Dehors, le platane de la terrasse est secoué par les bourrasques, et contre le muret il aperçoit, à travers l'encre de la nuit, deux phares curieusement dirigés vers le ciel.

Un sourire illumine sa face, c'est ELLE... Oui, c'est ELLE !

Il ouvre le portillon, un grincement sinistre se fait entendre, nul alentour pour capter ce bruit, il vit un peu à l'écart sur la route de Gardouch.

Contre le muret, une 404, dont on ne distingue pas bien la couleur, est encastrée. Claude ouvre la portière côté conducteur, une jeune femme est affalée sur le volant, elle est seule dans la voiture.

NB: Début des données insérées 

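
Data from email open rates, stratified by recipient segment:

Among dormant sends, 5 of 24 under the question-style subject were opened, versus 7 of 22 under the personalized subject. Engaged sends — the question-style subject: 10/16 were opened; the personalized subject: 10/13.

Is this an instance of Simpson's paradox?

Dormant: the question-style subject 5/24 = 20.8%, the personalized subject 7/22 = 31.8% → the personalized subject
Engaged: the question-style subject 10/16 = 62.5%, the personalized subject 10/13 = 76.9% → the personalized subject
Overall: the question-style subject 15/40 = 37.5%, the personalized subject 17/35 = 48.6% → the personalized subject
The personalized subject wins overall and in every recipient group — no reversal.

No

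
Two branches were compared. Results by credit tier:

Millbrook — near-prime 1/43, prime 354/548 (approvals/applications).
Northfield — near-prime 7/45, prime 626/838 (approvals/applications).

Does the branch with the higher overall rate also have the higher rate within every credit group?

Near-prime: Millbrook 1/43 = 2.3%, Northfield 7/45 = 15.6% → Northfield
Prime: Millbrook 354/548 = 64.6%, Northfield 626/838 = 74.7% → Northfield
Overall: Millbrook 355/591 = 60.1%, Northfield 633/883 = 71.7% → Northfield
Northfield wins overall and in every credit group — no reversal.

Yes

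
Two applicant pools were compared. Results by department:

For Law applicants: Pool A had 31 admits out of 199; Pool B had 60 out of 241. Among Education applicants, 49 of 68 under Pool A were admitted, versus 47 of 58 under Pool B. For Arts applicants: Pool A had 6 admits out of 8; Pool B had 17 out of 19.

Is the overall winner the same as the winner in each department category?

Law: Pool A 31/199 = 15.6%, Pool B 60/241 = 24.9% → Pool B
Education: Pool A 49/68 = 72.1%, Pool B 47/58 = 81.0% → Pool B
Arts: Pool A 6/8 = 75.0%, Pool B 17/19 = 89.5% → Pool B
Overall: Pool A 86/275 = 31.3%, Pool B 124/318 = 39.0% → Pool B
Pool B wins overall and in every department group — no reversal.

Yes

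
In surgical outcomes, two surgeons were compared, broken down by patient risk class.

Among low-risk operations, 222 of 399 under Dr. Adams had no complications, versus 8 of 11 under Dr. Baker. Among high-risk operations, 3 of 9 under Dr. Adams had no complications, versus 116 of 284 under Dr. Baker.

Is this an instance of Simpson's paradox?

Low-risk: Dr. Adams 222/399 = 55.6%, Dr. Baker 8/11 = 72.7% → Dr. Baker
High-risk: Dr. Adams 3/9 = 33.3%, Dr. Baker 116/284 = 40.8% → Dr. Baker
Overall: Dr. Adams 225/408 = 55.1%, Dr. Baker 124/295 = 42.0% → Dr. Adams
Dr. Baker wins each patient risk group but Dr. Adams wins overall — the comparison reverses. Dr. Baker's operations skew toward high-risk, which has a lower base rate.

Yes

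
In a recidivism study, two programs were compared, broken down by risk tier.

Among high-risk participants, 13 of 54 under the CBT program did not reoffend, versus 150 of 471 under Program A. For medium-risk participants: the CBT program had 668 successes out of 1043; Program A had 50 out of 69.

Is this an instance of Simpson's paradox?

Yes

High-risk: the CBT program 13/54 = 24.1%, Program A 150/471 = 31.8% → Program A
Medium-risk: the CBT program 668/1043 = 64.0%, Program A 50/69 = 72.5% → Program A
Overall: the CBT program 681/1097 = 62.1%, Program A 200/540 = 37.0% → the CBT program
Program A wins each risk group but the CBT program wins overall — the comparison reverses. Program A's participants skew toward high-risk, which has a lower base rate.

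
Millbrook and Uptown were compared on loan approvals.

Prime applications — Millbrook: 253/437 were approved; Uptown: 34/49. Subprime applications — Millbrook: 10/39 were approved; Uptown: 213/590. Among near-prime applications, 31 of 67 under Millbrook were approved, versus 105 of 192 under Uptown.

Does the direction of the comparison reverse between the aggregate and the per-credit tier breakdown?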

Avec d'infinies précautions, Claude a extrait la jeune femme de la voiture, l'a prise dans ses bras et commence à l'emporter chez lui.

L'effort est considérable pour un homme de son âge, il sent une douleur monter dans sa poitrine, il respire lentement, fait le vide dans sa tête, ne pas paniquer, ne pas s'affoler, inutile d'en remettre une couche !

La porte entrebâillée lui facilite l'entrée, il dépose la jeune femme sur le grand canapé, il ôte ses bottes et sa canadienne, lentement en portant sa main à la poitrine, il reprend son souffle, puis se penche sur la femme.

Elle a la quarantaine tout au plus, des cheveux coupés assez courts, elle est très belle. Claude lui sourit, il sait que dans dix minutes elle ouvrira ses jolis yeux couleur noisette, se passera la main dans les cheveux et demandera...

- Où suis-je ?

Depuis la cuisine, Claude l'a entendue, il arrive une tasse de thé à la main...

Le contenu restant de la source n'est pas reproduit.